The third model uses the training dataset. Reading Score is the predictor or independent value and math is the dependent value. This model can help to determine the relationship between reading and math scores.
mod3<-lm(math.score~reading.score, data = train)
mod3
##
## Call:
## lm(formula = math.score ~ reading.score, data = train)
##
## Coefficients:
## (Intercept) reading.score
## 5.9058 0.8698
summary(mod3)
##
## Call:
## lm(formula = math.score ~ reading.score, data = train)
##
## Residuals:
## Min 1Q Median 3Q Max
## -21.1774 -6.2467 0.0066 6.1245 24.5981
##
## Coefficients:
## Estimate Std. Error t value Pr(>|t|)
## (Intercept) 5.90582 1.52372 3.876 0.000116 ***
## reading.score 0.86981 0.02147 40.522 < 2e-16 ***
## ---
## Signif. codes: 0 '***' 0.001 '**' 0.01 '*' 0.05 '.' 0.1 ' ' 1
##
## Residual standard error: 8.546 on 748 degrees of freedom
## Multiple R-squared: 0.687, Adjusted R-squared: 0.6866
## F-statistic: 1642 on 1 and 748 DF, p-value: < 2.2e-16
Model 3 used the test set and the predictor value was reading score while math score was the dependent value. The p-value for this model is less than 0.05 which suggest that there is a statistically significant relationship between the variables.

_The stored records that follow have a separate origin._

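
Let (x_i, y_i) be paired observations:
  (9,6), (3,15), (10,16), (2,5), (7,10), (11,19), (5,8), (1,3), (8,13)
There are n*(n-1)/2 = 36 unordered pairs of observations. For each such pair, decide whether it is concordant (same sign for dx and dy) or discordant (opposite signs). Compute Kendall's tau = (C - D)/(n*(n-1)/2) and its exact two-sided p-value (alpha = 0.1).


Step 1: Enumerate the 36 unordered pairs (i,j) with i<j and classify each by sign(x_j-x_i) * sign(y_j-y_i).
  (1,2):dx=-6,dy=+9->D; (1,3):dx=+1,dy=+10->C; (1,4):dx=-7,dy=-1->C; (1,5):dx=-2,dy=+4->D
  (1,6):dx=+2,dy=+13->C; (1,7):dx=-4,dy=+2->D; (1,8):dx=-8,dy=-3->C; (1,9):dx=-1,dy=+7->D
  (2,3):dx=+7,dy=+1->C; (2,4):dx=-1,dy=-10->C; (2,5):dx=+4,dy=-5->D; (2,6):dx=+8,dy=+4->C
  (2,7):dx=+2,dy=-7->D; (2,8):dx=-2,dy=-12->C; (2,9):dx=+5,dy=-2->D; (3,4):dx=-8,dy=-11->C
  (3,5):dx=-3,dy=-6->C; (3,6):dx=+1,dy=+3->C; (3,7):dx=-5,dy=-8->C; (3,8):dx=-9,dy=-13->C
  (3,9):dx=-2,dy=-3->C; (4,5):dx=+5,dy=+5->C; (4,6):dx=+9,dy=+14->C; (4,7):dx=+3,dy=+3->C
  (4,8):dx=-1,dy=-2->C; (4,9):dx=+6,dy=+8->C; (5,6):dx=+4,dy=+9->C; (5,7):dx=-2,dy=-2->C
  (5,8):dx=-6,dy=-7->C; (5,9):dx=+1,dy=+3->C; (6,7):dx=-6,dy=-11->C; (6,8):dx=-10,dy=-16->C
  (6,9):dx=-3,dy=-6->C; (7,8):dx=-4,dy=-5->C; (7,9):dx=+3,dy=+5->C; (8,9):dx=+7,dy=+10->C
Step 2: C = 29, D = 7, total pairs = 36.
Step 3: tau = (C - D)/(n(n-1)/2) = (29 - 7)/36 = 0.611111.
Step 4: Exact two-sided p-value (enumerate n! = 362880 permutations of y under H0): p = 0.024741.
Step 5: alpha = 0.1. reject H0.

tau_b = 0.6111 (C=29, D=7), p = 0.024741, reject H0.


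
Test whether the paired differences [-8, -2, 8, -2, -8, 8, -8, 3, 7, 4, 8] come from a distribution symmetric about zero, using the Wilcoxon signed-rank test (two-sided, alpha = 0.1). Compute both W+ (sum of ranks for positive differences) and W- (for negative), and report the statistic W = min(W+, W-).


Step 1: Drop any zero differences (none here) and take |d_i|.
|d| = [8, 2, 8, 2, 8, 8, 8, 3, 7, 4, 8]
Step 2: Midrank |d_i| (ties get averaged ranks).
ranks: |8|->8.5, |2|->1.5, |8|->8.5, |2|->1.5, |8|->8.5, |8|->8.5, |8|->8.5, |3|->3, |7|->5, |4|->4, |8|->8.5
Step 3: Attach original signs; sum ranks with positive sign and with negative sign.
W+ = 8.5 + 8.5 + 3 + 5 + 4 + 8.5 = 37.5
W- = 8.5 + 1.5 + 1.5 + 8.5 + 8.5 = 28.5
(Check: W+ + W- = 66 should equal n(n+1)/2 = 66.)
Step 4: Test statistic W = min(W+, W-) = 28.5.
Step 5: Ties in |d|, so use the tie-corrected normal approximation.
        E[W] = n(n+1)/4 = 11*12/4 = 33.
        Tie groups: |d|=2 (t=2), |d|=8 (t=6); sum(t^3 - t) = 216.
        Var[W] = n(n+1)(2n+1)/24 - sum(t^3-t)/48 = 3036/24 - 216/48 = 122.
        z = (W - E[W]) / sqrt(Var[W]) = (28.5 - 33) / 11.0454 = -0.4074.
        Two-sided p = 2*Phi(z) = 0.683706.
Step 6: alpha = 0.1. fail to reject H0.

W+ = 37.5, W- = 28.5, W = min = 28.5, p = 0.683706, fail to reject H0.


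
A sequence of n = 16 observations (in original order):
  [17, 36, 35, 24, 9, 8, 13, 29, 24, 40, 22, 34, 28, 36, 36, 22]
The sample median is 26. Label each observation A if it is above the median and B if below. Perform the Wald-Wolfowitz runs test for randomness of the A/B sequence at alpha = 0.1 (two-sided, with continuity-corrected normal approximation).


Step 1: Compute median = 26; label A = above, B = below.
Labels in order: BAABBBBABABAAAAB  (n_A = 8, n_B = 8)
Step 2: Count runs R = 9.
Step 3: Under H0 (random ordering), E[R] = 2*n_A*n_B/(n_A+n_B) + 1 = 2*8*8/16 + 1 = 9.0000.
        Var[R] = 2*n_A*n_B*(2*n_A*n_B - n_A - n_B) / ((n_A+n_B)^2 * (n_A+n_B-1)) = 14336/3840 = 3.7333.
        SD[R] = 1.9322.
Step 4: R = E[R], so z = 0 with no continuity correction.
Step 5: Two-sided p-value via normal approximation = 2*(1 - Phi(|z|)) = 1.000000.
Step 6: alpha = 0.1. fail to reject H0.

R = 9, z = 0.0000, p = 1.000000, fail to reject H0.


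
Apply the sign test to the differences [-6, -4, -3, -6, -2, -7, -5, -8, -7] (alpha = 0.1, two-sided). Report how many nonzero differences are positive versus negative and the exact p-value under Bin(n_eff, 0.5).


Step 1: Discard zero differences. Original n = 9; n_eff = number of nonzero differences = 9.
Nonzero differences (with sign): -6, -4, -3, -6, -2, -7, -5, -8, -7
Step 2: Count signs: positive = 0, negative = 9.
Step 3: Under H0: P(positive) = 0.5, so the number of positives S ~ Bin(9, 0.5).
Step 4: Two-sided exact p-value = sum of Bin(9,0.5) probabilities at or below the observed probability = 0.003906.
Step 5: alpha = 0.1. reject H0.

n_eff = 9, pos = 0, neg = 9, p = 0.003906, reject H0.


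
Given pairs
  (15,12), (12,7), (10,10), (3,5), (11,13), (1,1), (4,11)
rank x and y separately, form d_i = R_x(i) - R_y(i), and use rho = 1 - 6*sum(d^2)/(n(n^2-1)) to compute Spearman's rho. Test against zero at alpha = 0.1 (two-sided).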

The AIC AND BIC are measures to find the goodness of fit of an estimated statistical model and can also be used for model selection. Model with the lowest AIC and BIC score is preferred.
Model 2:
AIC(mod2)
## [1] 4355.303
BIC(mod2)
## [1] 4369.163
Model 3:
AIC(mod3)
## [1] 5350.627
BIC(mod3)
## [1] 5364.487
pred_writingscore<-predict(mod2,test)
## actuals predicteds
## 2 88 88.85107
## 6 78 81.89323
## 7 92 93.82095
## 8 39 42.13418
## 9 67 63.00768
## 12 43 51.07997
In this model, the difference between actual value in the data and the predicted values is very small.
correlation_accuracy <- cor(actuals_prediction)
correlation_accuracy
## actuals predicteds
## actuals 1.000000 0.952187
## predicteds 0.952187 1.000000
In conclusion, model two can be used to make very close predictions since the correlation coefficient is very close to 1.